Most of the tourists don’t actually stay in Venice overnight. The majority of the visitors stop over in the city only for a day. They arrive on buses at Piazza die Roma or by ship at one of the water-bus stops, march to the major sights and leave again in the evening. Those who do have more time usually opt in for accommodation in Mestre from where they can get to Venice in roughly 30 minutes. In practical terms this means that the early morning hours before 9am and the late evenings are somewhat less crowded. Mind you, some day trippers from overseas believe Venice is something like Disneyland; opening and closing at certain times. To our great pleasure, Venice is open 24/7, though make sure not to miss your last bus or boat to get back to your accommodation.

Sunsets and sunrise times are always providing you with the best light conditions for stunning images.

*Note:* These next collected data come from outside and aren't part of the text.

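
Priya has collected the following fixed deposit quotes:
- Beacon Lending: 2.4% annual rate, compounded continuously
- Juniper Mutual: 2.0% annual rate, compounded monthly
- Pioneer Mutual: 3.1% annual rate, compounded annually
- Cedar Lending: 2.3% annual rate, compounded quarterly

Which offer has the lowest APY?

Beacon Lending: e^0.024 − 1 = 2.429%
Juniper Mutual: (1 + 0.020/12)^12 − 1 = 2.018%
Pioneer Mutual: compounded annually, EAR = 3.100%
Cedar Lending: (1 + 0.023/4)^4 − 1 = 2.320%
The lowest effective annual rate is Juniper Mutual at 2.018%.

Juniper Mutual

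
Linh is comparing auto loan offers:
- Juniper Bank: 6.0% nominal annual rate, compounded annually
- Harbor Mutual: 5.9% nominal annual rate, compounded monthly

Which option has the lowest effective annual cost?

Juniper Bank: compounded annually, EAR = 6.000%
Harbor Mutual: (1 + 0.059/12)^12 − 1 = 6.062%
The lowest effective annual rate is Juniper Bank at 6.000%.

Juniper Bank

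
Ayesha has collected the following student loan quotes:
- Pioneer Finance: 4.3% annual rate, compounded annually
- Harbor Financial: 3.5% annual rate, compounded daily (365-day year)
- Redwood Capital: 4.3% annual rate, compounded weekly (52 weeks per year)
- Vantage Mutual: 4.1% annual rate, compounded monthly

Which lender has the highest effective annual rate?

Pioneer Finance: compounded annually, EAR = 4.300%
Harbor Financial: (1 + 0.035/365)^365 − 1 = 3.562%
Redwood Capital: (1 + 0.043/52)^52 − 1 = 4.392%
Vantage Mutual: (1 + 0.041/12)^12 − 1 = 4.178%
The highest effective annual rate is Redwood Capital at 4.392%.

Redwood Capital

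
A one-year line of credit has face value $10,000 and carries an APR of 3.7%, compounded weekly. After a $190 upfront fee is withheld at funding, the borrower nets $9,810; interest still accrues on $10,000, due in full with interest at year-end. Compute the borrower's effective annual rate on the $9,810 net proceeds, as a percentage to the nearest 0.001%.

5.778%

Amount owed after one year: 10,000 × (1 + 0.037/52)^52 = 10,000 × 1.037679 = $10,376.79.
Effective rate on net proceeds: 10,376.79 / 9,810 − 1 = 0.057777 = 5.778%.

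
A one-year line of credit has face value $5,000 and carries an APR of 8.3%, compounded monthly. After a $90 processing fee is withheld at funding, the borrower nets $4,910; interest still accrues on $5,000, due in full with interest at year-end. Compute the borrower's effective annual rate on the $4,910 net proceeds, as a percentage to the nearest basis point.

10.61%

Amount owed after one year: 5,000 × (1 + 0.083/12)^12 = 5,000 × 1.086231 = $5,431.16.
Effective rate on net proceeds: 5,431.16 / 4,910 − 1 = 0.106142 = 10.61%.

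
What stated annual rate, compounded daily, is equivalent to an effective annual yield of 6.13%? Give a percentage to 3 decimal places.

(1 + r/365)^365 − 1 = 0.0613, so 1 + r/365 = 1.0613^(1/365).
r/365 = 0.000163, so r = 0.059499 = 5.950%.

5.950%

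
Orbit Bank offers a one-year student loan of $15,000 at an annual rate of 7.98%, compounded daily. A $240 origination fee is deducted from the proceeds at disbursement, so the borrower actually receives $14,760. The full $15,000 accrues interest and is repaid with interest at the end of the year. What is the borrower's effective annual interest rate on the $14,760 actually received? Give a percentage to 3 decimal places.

10.067%

Amount owed after one year: 15,000 × (1 + 0.0798/365)^365 = 15,000 × 1.083061 = $16,245.91.
Effective rate on net proceeds: 16,245.91 / 14,760 − 1 = 0.100672 = 10.067%.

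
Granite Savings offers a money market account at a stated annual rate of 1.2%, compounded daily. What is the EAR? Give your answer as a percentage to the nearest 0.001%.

1.207%

EAR = (1 + 0.012/365)^365 − 1.
= 1.012072 − 1 = 1.207%.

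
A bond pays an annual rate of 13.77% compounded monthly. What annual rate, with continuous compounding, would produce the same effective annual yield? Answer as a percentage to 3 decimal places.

EAR = (1 + 0.1377/12)^12 − 1 = 0.146732.
Equivalent continuous rate: r = ln(1 + 0.146732) = 0.136916 = 13.692%.

13.692%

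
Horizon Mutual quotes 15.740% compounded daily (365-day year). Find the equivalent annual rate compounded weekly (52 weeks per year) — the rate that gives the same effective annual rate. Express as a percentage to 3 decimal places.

15.760%

EAR = (1 + 0.15740/365)^365 − 1 = 0.170424.
Solve (1 + r/52)^52 = 1.170424: r/52 = 1.170424^(1/52) − 1 = 0.003031, so r = 0.157604 = 15.760%.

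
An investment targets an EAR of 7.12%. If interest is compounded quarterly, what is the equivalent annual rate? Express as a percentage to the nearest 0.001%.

6.937%

(1 + r/4)^4 − 1 = 0.0712, so 1 + r/4 = 1.0712^(1/4).
r/4 = 0.017344, so r = 0.069374 = 6.937%.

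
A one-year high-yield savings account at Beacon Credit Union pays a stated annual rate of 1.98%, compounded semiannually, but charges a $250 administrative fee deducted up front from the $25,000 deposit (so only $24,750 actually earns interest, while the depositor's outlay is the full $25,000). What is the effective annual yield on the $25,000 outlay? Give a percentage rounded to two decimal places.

0.97%

Value after one year: 24,750 × (1 + 0.0198/2)^2 = 24,750 × 1.019898 = $25,242.48.
Effective yield on the $25,000 outlay: 25,242.48 / 25,000 − 1 = 0.009699 = 0.97%.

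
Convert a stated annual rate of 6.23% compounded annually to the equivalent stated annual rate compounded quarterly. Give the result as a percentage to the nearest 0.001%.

Compounded annually, EAR = nominal = 0.062300.
Solve (1 + r/4)^4 = 1.062300: r/4 = 1.062300^(1/4) − 1 = 0.015224, so r = 0.060895 = 6.090%.

6.090%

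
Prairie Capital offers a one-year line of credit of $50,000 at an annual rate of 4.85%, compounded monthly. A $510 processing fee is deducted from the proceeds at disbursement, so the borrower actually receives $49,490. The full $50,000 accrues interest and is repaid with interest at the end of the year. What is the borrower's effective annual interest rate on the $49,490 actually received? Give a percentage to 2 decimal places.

Amount owed after one year: 50,000 × (1 + 0.0485/12)^12 = 50,000 × 1.049593 = $52,479.64.
Effective rate on net proceeds: 52,479.64 / 49,490 − 1 = 0.060409 = 6.04%.

6.04%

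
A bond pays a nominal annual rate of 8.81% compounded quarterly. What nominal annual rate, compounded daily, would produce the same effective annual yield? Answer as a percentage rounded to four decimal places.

EAR = (1 + 0.0881/4)^4 − 1 = 0.091054.
Solve (1 + r/365)^365 = 1.091054: r/365 = 1.091054^(1/365) − 1 = 0.000239, so r = 0.087154 = 8.7154%.

8.7154%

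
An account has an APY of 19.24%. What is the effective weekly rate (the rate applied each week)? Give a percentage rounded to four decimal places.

0.3390%

The per-week rate i satisfies (1 + i)^52 = 1 + 0.1924.
i = 1.1924^(1/52) − 1 = 0.0033897 = 0.3390%.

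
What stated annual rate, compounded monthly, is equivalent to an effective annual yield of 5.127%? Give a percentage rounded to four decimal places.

(1 + r/12)^12 − 1 = 0.05127, so 1 + r/12 = 1.05127^(1/12).
r/12 = 0.004175, so r = 0.050103 = 5.0103%.

5.0103%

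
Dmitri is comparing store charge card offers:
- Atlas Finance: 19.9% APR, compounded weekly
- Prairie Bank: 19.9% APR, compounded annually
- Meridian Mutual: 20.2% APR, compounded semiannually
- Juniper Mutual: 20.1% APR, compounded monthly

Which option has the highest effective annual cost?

Juniper Mutual

Atlas Finance: (1 + 0.199/52)^52 − 1 = 21.972%
Prairie Bank: compounded annually, EAR = 19.900%
Meridian Mutual: (1 + 0.202/2)^2 − 1 = 21.220%
Juniper Mutual: (1 + 0.201/12)^12 − 1 = 22.059%
The highest effective annual rate is Juniper Mutual at 22.059%.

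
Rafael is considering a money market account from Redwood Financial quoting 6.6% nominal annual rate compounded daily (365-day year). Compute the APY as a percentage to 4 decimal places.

6.8220%

EAR = (1 + 0.066/365)^365 − 1.
= (1 + 0.000181)^365 − 1 = 1.068220 − 1 = 6.8220%.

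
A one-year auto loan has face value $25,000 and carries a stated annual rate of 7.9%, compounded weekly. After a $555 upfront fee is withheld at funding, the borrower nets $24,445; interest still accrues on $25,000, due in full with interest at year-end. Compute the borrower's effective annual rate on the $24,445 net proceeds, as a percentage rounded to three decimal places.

10.671%

Amount owed after one year: 25,000 × (1 + 0.079/52)^52 = 25,000 × 1.082139 = $27,053.49.
Effective rate on net proceeds: 27,053.49 / 24,445 − 1 = 0.106708 = 10.671%.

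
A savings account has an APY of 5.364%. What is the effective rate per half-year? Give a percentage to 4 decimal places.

2.6470%

The per-half-year rate i satisfies (1 + i)^2 = 1 + 0.05364.
i = 1.05364^(1/2) − 1 = 0.0264697 = 2.6470%.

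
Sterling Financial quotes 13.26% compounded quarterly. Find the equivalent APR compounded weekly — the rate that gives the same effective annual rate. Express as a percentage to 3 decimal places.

EAR = (1 + 0.1326/4)^4 − 1 = 0.139340.
Solve (1 + r/52)^52 = 1.139340: r/52 = 1.139340^(1/52) − 1 = 0.002512, so r = 0.130613 = 13.061%.

13.061%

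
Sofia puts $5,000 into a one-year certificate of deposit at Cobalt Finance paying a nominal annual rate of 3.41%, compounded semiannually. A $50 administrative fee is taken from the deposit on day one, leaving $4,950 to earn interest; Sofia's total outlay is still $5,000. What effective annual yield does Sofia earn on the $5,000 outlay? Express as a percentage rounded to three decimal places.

Value after one year: 4,950 × (1 + 0.0341/2)^2 = 4,950 × 1.034391 = $5,120.23.
Effective yield on the $5,000 outlay: 5,120.23 / 5,000 − 1 = 0.024047 = 2.405%.

2.405%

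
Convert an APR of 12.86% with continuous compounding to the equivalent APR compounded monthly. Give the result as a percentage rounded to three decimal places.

12.929%

EAR under continuous compounding: e^0.1286 − 1 = 0.137235.
Solve (1 + r/12)^12 = 1.137235: r/12 = 1.137235^(1/12) − 1 = 0.010774, so r = 0.129292 = 12.929%.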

During sunset, the edge of Piazza San Marco facing the sea will be packed with people. Be there about an hour before the sun starts to sink lower on the horizon to secure a good spot for your tripod. Of course sunset and sunrise times depend on the season, so make sure you check them in advance to plan your shooting.

Experiment with long exposure

Long exposure is my absolute favourite technique. If you’re not yet acquainted with the method, this is the right time to give it a try. In simple terms long exposure photography uses a slow shutter speed, in landscape photography anything from a few seconds to several minutes, in order to capture not only more light and more detail in your images, but to blur the motion of moving elements.You will certainly need to master this method if you wish to shoot in low-light conditions, but it is equally great for day-time photos. For the latter you’ll need a ten-stop neutral density filter (ND1000) that will block out light so that you can expand the exposure time. A tripod is absolutely inevitable.

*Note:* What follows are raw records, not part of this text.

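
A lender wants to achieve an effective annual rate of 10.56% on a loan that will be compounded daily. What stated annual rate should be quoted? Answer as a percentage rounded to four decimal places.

(1 + r/365)^365 − 1 = 0.1056, so 1 + r/365 = 1.1056^(1/365).
r/365 = 0.000275, so r = 0.100402 = 10.0402%.

10.0402%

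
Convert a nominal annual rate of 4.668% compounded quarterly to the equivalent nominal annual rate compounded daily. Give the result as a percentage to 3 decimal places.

EAR = (1 + 0.04668/4)^4 − 1 = 0.047504.
Solve (1 + r/365)^365 = 1.047504: r/365 = 1.047504^(1/365) − 1 = 0.000127, so r = 0.046413 = 4.641%.

4.641%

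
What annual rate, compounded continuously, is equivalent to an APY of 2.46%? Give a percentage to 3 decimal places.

2.430%

Continuous: nominal r satisfies e^r − 1 = 0.0246.
r = ln(1 + 0.0246) = ln(1.0246) = 0.024302 = 2.430%.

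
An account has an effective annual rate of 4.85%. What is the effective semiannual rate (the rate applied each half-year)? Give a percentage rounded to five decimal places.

2.39629%

The per-half-year rate i satisfies (1 + i)^2 = 1 + 0.0485.
i = 1.0485^(1/2) − 1 = 0.0239629 = 2.39629%.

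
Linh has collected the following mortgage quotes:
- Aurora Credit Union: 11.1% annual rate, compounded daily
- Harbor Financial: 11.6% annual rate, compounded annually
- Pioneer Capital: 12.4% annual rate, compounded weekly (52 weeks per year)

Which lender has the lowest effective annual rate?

Aurora Credit Union: (1 + 0.111/365)^365 − 1 = 11.738%
Harbor Financial: compounded annually, EAR = 11.600%
Pioneer Capital: (1 + 0.124/52)^52 − 1 = 13.185%
The lowest effective annual rate is Harbor Financial at 11.600%.

Harbor Financial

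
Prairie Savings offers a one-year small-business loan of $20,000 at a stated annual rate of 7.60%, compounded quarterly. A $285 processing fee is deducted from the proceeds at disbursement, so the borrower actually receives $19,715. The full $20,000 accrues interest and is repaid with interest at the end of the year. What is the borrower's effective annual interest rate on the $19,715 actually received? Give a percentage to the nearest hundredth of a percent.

9.38%

Amount owed after one year: 20,000 × (1 + 0.0760/4)^4 = 20,000 × 1.078194 = $21,563.87.
Effective rate on net proceeds: 21,563.87 / 19,715 − 1 = 0.093780 = 9.38%.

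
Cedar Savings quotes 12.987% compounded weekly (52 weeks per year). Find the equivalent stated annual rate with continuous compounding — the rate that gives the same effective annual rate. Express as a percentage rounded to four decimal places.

12.9708%

EAR = (1 + 0.12987/52)^52 − 1 = 0.138496.
Equivalent continuous rate: r = ln(1 + 0.138496) = 0.129708 = 12.9708%.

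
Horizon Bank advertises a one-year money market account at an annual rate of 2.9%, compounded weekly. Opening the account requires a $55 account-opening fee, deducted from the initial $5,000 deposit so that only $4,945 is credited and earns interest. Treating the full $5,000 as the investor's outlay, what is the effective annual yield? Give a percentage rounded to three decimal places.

1.809%

Value after one year: 4,945 × (1 + 0.029/52)^52 = 4,945 × 1.029416 = $5,090.46.
Effective yield on the $5,000 outlay: 5,090.46 / 5,000 − 1 = 0.018093 = 1.809%.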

There’s a great deal of things you can use this technique for. Among others, you can visualise movement in a static photo, smooth out water, boost reflections, blur clouds, capture light trails and dramatic sunsets, or blend out people. However, don’t forget that long exposure takes much more time than a simple click. You need to be able to use the manual mode of your camera and should make sure that your composition is perfect before you start recording your image.

Shoot at iconic locations

Venice is definitely magical. It has an undeniable charm in its organised disorder. This is what we all love about Venice. Its distinct architecture, its delightfully chaotic street plan, its narrow alleys and hidden squares, its unique gondolas, its carnival colours. Take photos of all. Look for motives and you’ll find them at every corner. Shoot at popular sights and find your own perspective. There are endless opportunities for street photography, to photograph gondolas, to capture movement.

If in Venice, however, and you happen to have more time. Take one of the water buses and head towards the other islands too. Burano will surprise you with its colourful houses, less crowded streets, abandoned boats, and more visible locals.